You know Dennis, When I first started looking for wood stoves, I had that in mind.
After coming here looking for advice, I went with the 17.
It was a very good choice...but because of the double wall construction, including the top, cooking on it isn't an option. :-S

When I was 16, and on the road/on my own, I ended up staying with an 80 some year old woman in Austin Oregon (middle of nowhere) for a summer.
She taught me how to split wood for my supper, how to feed the wood stove, and how to cook on a wood range.
Fond memories indeed!

Rob
PS. Wife said fix it before dinner if you want to eat...
I found a used set and now we're back in business!
($200+ for new ones...used look just fine!)


----------



## Backwoods Savage (Dec 4, 2011)

Rob, it sounds like you found a winner out there in Oregon. Those memories last a lifetime.


----------



## BrotherBart (Dec 5, 2011)

After your post I looked around the web. Found a complaint from a lady with a Maytag range that did the same thing. She keeps a new set for show when she has company and the old ones for cooking.


----------



## 48rob (Dec 5, 2011)

Bart,

           Thanks.

I found a couple similar complaints, and chose used black ones because of it.

Rob


----------



## Dix (Dec 6, 2011)

BrotherBart said:
			
		

> After your post I looked around the web. Found a complaint from a lady with a Maytag range that did the same thing. She keeps a new set for show when she has company and the old ones for cooking.

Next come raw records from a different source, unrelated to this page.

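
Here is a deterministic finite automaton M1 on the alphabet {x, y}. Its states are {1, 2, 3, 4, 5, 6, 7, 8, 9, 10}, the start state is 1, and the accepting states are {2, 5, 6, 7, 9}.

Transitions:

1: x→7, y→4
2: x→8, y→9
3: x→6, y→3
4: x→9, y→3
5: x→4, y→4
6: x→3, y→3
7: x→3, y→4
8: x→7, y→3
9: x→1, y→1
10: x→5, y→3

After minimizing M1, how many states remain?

2

States {2,5,8,10} cannot be reached from the start state, so discard them.
Initial partition by acceptance: {6,7,9} | {1,3,4}.
The partition is now stable with 2 blocks: {6,7,9} | {1,3,4}.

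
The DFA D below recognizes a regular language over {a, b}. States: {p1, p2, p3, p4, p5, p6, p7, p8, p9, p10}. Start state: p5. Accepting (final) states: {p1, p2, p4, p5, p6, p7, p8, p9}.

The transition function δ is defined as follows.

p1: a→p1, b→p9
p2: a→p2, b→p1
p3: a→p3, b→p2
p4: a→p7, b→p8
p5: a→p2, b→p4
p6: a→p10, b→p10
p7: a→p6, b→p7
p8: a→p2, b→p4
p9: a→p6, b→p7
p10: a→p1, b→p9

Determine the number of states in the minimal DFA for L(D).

7

States {p3} cannot be reached from the start state, so discard them.
Initial partition by acceptance: {p1,p2,p4,p5,p6,p7,p8,p9} | {p10}.
Split {p1,p2,p4,p5,p6,p7,p8,p9} by δ(·,a) → {p1,p2,p4,p5,p7,p8,p9} and {p6}.
Split {p1,p2,p4,p5,p7,p8,p9} by δ(·,a) → {p1,p2,p4,p5,p8} and {p7,p9}.
Refine {p1,p2,p4,p5,p8} on symbol a: members go to different blocks, giving {p1,p2,p5,p8} and {p4}.
On input b, block {p1,p2,p5,p8} splits into {p5,p8} and {p1} and {p2}.
No further refinement is possible. Final partition (7 blocks): {p5,p8} | {p10} | {p6} | {p7,p9} | {p4} | {p1} | {p2}.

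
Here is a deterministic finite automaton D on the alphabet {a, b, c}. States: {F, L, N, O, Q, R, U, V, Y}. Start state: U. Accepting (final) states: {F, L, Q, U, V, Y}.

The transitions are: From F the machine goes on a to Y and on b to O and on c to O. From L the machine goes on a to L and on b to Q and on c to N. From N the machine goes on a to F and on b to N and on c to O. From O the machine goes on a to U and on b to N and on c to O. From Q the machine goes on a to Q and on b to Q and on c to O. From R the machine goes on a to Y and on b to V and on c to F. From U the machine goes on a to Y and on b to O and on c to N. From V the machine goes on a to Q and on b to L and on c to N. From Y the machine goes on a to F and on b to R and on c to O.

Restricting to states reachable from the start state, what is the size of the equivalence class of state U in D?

All states are reachable from the start state.
Start with accepting vs non-accepting: {F,L,Q,U,V,Y} | {N,O,R}.
Split {F,L,Q,U,V,Y} by δ(·,b) → {F,U,Y} and {L,Q,V}.
Refine {N,O,R} on symbol b: members go to different blocks, giving {N,O} and {R}.
On input b, block {F,U,Y} splits into {F,U} and {Y}.
The partition is now stable with 5 blocks: {F,U} | {N,O} | {L,Q,V} | {R} | {Y}.
The equivalence class containing U is {F,U}, of size 2.

2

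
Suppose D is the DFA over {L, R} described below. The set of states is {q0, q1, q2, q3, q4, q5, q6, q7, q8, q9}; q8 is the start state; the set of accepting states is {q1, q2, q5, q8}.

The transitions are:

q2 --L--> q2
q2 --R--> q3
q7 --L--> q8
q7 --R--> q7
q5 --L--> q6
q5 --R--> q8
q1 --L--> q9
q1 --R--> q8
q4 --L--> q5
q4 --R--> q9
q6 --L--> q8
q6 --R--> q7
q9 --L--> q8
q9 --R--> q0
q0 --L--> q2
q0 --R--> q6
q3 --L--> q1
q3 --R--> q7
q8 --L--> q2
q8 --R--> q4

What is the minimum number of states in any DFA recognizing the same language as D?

Every state is reachable, so we keep all 10.
P0 = {q1,q2,q5,q8} | {q0,q3,q4,q6,q7,q9}.
On input L, block {q1,q2,q5,q8} splits into {q1,q5} and {q2,q8}.
Refine {q0,q3,q4,q6,q7,q9} on symbol L: members go to different blocks, giving {q0,q6,q7,q9} and {q3,q4}.
No further refinement is possible. Final partition (4 blocks): {q1,q5} | {q0,q6,q7,q9} | {q2,q8} | {q3,q4}.

4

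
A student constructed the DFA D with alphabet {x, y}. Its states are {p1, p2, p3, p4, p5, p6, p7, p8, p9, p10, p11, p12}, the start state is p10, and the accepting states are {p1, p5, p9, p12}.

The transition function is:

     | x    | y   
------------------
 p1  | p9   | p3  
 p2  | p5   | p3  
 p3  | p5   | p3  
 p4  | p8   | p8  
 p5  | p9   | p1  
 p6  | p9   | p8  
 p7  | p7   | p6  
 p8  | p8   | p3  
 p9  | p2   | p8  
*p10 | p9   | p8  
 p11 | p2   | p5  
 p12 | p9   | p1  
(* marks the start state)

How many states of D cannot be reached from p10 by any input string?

5

BFS from p10 reaches {p1, p2, p3, p5, p8, p9, p10}; the 5 state(s) p4, p6, p7, p11, p12 are never visited.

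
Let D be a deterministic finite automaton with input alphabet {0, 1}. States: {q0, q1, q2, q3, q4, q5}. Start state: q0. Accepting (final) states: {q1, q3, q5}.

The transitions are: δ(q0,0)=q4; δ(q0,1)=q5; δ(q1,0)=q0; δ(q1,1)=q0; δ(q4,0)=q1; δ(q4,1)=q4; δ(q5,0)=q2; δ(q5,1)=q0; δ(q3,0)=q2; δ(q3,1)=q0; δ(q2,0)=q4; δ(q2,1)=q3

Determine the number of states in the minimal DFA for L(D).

P0 = {q1,q3,q5} | {q0,q2,q4}.
On input 0, block {q0,q2,q4} splits into {q0,q2} and {q4}.
No further refinement is possible. Final partition (3 blocks): {q1,q3,q5} | {q0,q2} | {q4}.

3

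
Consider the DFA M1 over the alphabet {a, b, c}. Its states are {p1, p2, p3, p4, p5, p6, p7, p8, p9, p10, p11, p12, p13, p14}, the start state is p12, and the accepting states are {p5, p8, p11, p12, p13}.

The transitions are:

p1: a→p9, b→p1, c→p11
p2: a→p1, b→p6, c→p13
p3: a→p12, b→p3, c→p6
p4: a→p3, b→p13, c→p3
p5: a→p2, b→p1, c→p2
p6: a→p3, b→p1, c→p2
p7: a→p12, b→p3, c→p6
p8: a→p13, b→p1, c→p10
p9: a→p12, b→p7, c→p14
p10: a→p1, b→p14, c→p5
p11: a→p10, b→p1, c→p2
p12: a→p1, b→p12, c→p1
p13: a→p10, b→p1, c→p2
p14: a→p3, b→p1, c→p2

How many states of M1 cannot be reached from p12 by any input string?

No path from p12 leads to p4, p8; the other 12 states are all reachable.

2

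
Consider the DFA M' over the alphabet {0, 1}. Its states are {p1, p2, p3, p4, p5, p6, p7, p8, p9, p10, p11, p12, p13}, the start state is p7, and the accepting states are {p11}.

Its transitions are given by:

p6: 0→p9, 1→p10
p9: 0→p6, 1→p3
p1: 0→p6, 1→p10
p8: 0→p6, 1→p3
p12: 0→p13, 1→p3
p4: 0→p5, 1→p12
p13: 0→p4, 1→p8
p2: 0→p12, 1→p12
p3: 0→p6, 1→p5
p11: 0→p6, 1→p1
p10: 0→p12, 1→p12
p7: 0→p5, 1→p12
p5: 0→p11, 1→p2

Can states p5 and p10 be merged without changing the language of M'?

No

Initial partition by acceptance: {p11} | {p1,p2,p3,p4,p5,p6,p7,p8,p9,p10,p12,p13}.
Split {p1,p2,p3,p4,p5,p6,p7,p8,p9,p10,p12,p13} by δ(·,0) → {p1,p2,p3,p4,p6,p7,p8,p9,p10,p12,p13} and {p5}.
Refine {p1,p2,p3,p4,p6,p7,p8,p9,p10,p12,p13} on symbol 0: members go to different blocks, giving {p1,p2,p3,p6,p8,p9,p10,p12,p13} and {p4,p7}.
On input 0, block {p1,p2,p3,p6,p8,p9,p10,p12,p13} splits into {p1,p2,p3,p6,p8,p9,p10,p12} and {p13}.
Refine {p1,p2,p3,p6,p8,p9,p10,p12} on symbol 0: members go to different blocks, giving {p1,p2,p3,p6,p8,p9,p10} and {p12}.
Split {p1,p2,p3,p6,p8,p9,p10} by δ(·,0) → {p1,p3,p6,p8,p9} and {p2,p10}.
Refine {p1,p3,p6,p8,p9} on symbol 1: members go to different blocks, giving {p1,p6} and {p8,p9} and {p3}.
Split {p1,p6} by δ(·,0) → {p1} and {p6}.
No further refinement is possible. Final partition (10 blocks): {p11} | {p1} | {p5} | {p4,p7} | {p13} | {p12} | {p2,p10} | {p8,p9} | {p3} | {p6}.
p5 and p10 end up in different blocks, so they are distinguishable. For instance, the string '0' is accepted from only p5.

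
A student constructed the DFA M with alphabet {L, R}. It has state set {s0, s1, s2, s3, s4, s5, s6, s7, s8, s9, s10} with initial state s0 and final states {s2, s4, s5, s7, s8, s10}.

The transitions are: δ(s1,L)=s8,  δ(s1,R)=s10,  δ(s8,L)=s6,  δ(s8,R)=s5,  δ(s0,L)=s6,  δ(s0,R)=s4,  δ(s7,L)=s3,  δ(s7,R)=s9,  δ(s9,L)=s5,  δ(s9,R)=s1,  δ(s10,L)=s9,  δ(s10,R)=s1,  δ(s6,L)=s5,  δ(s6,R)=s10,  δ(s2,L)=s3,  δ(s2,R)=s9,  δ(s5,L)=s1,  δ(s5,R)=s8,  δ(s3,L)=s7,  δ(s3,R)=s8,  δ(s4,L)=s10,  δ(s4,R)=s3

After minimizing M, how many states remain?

Reachable states from the start: {s0,s1,s3,s4,s5,s6,s7,s8,s9,s10}. Unreachable: {s2} — drop them.
P0 = {s4,s5,s7,s8,s10} | {s0,s1,s3,s6,s9}.
Refine {s4,s5,s7,s8,s10} on symbol L: members go to different blocks, giving {s5,s7,s8,s10} and {s4}.
Split {s5,s7,s8,s10} by δ(·,R) → {s5,s8} and {s7,s10}.
Refine {s0,s1,s3,s6,s9} on symbol L: members go to different blocks, giving {s1,s6,s9} and {s0} and {s3}.
Refine {s1,s6,s9} on symbol R: members go to different blocks, giving {s1,s6} and {s9}.
On input L, block {s7,s10} splits into {s7} and {s10}.
No further refinement is possible. Final partition (8 blocks): {s5,s8} | {s1,s6} | {s4} | {s7} | {s0} | {s3} | {s9} | {s10}.

8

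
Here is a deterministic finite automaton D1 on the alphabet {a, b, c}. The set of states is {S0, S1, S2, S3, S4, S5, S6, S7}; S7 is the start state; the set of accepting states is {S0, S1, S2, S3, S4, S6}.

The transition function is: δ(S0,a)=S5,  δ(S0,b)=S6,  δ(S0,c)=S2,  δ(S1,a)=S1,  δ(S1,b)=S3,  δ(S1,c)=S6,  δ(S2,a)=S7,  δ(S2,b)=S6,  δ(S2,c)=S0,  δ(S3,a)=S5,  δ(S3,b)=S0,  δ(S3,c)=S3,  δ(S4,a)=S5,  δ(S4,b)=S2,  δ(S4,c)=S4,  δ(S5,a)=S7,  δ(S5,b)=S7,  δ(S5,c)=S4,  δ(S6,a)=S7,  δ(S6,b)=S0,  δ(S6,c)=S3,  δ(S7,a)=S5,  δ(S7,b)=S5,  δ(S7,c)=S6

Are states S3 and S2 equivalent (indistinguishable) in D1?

Yes

First remove the unreachable states {S1}; 7 states remain.
Initial partition by acceptance: {S0,S2,S3,S4,S6} | {S5,S7}.
No further refinement is possible. Final partition (2 blocks): {S0,S2,S3,S4,S6} | {S5,S7}.
S3 and S2 lie in the same block of the stable partition, so they are equivalent — no string distinguishes them.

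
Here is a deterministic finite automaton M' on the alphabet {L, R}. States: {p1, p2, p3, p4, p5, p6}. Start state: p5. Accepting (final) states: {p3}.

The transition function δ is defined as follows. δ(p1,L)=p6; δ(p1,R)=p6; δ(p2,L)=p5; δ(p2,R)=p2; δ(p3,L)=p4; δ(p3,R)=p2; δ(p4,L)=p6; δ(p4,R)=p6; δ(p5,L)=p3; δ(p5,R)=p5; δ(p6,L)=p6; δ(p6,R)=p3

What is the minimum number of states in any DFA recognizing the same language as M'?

5

Reachable states from the start: {p2,p3,p4,p5,p6}. Unreachable: {p1} — drop them.
Start with accepting vs non-accepting: {p3} | {p2,p4,p5,p6}.
Split {p2,p4,p5,p6} by δ(·,L) → {p2,p4,p6} and {p5}.
On input L, block {p2,p4,p6} splits into {p4,p6} and {p2}.
On input R, block {p4,p6} splits into {p4} and {p6}.
The partition is now stable with 5 blocks: {p3} | {p4} | {p5} | {p2} | {p6}.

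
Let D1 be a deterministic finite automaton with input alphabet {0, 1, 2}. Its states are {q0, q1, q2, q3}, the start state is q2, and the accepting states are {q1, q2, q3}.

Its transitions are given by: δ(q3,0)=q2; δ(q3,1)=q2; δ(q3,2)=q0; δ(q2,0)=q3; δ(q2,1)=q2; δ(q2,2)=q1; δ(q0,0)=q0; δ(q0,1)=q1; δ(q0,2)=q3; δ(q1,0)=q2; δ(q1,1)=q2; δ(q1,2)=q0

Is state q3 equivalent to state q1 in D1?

Yes

All states are reachable from the start state.
Start with accepting vs non-accepting: {q1,q2,q3} | {q0}.
Refine {q1,q2,q3} on symbol 2: members go to different blocks, giving {q1,q3} and {q2}.
The partition is now stable with 3 blocks: {q1,q3} | {q0} | {q2}.
q3 and q1 lie in the same block of the stable partition, so they are equivalent — no string distinguishes them.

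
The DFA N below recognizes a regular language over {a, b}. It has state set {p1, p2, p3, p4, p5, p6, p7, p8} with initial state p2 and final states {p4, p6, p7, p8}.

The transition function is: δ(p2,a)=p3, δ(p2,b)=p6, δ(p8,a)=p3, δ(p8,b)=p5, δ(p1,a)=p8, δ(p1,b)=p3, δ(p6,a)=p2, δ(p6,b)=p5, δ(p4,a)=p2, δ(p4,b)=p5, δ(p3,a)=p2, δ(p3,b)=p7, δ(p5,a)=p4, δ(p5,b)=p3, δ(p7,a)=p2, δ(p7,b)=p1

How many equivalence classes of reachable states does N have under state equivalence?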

I do that with the drip rings 

Rob, maybe sand down the old ones, and hit them with some high temp paint? Just a thought.


----------



## 48rob (Dec 6, 2011)

Eileen,

 Thanks for the thoughts!

I put one in my sandblaster to see if I could simply remove the paint and use them "naked" but after 15 minutes, I had only a small area finished.
It would have taken a day or more, and then they probably would have rusted...
As hot as they get, in the direct flame, I don't thing any kind of paint I could buy would last.

The used ones look pretty good, and I don't have to spend $200+

Rob


----------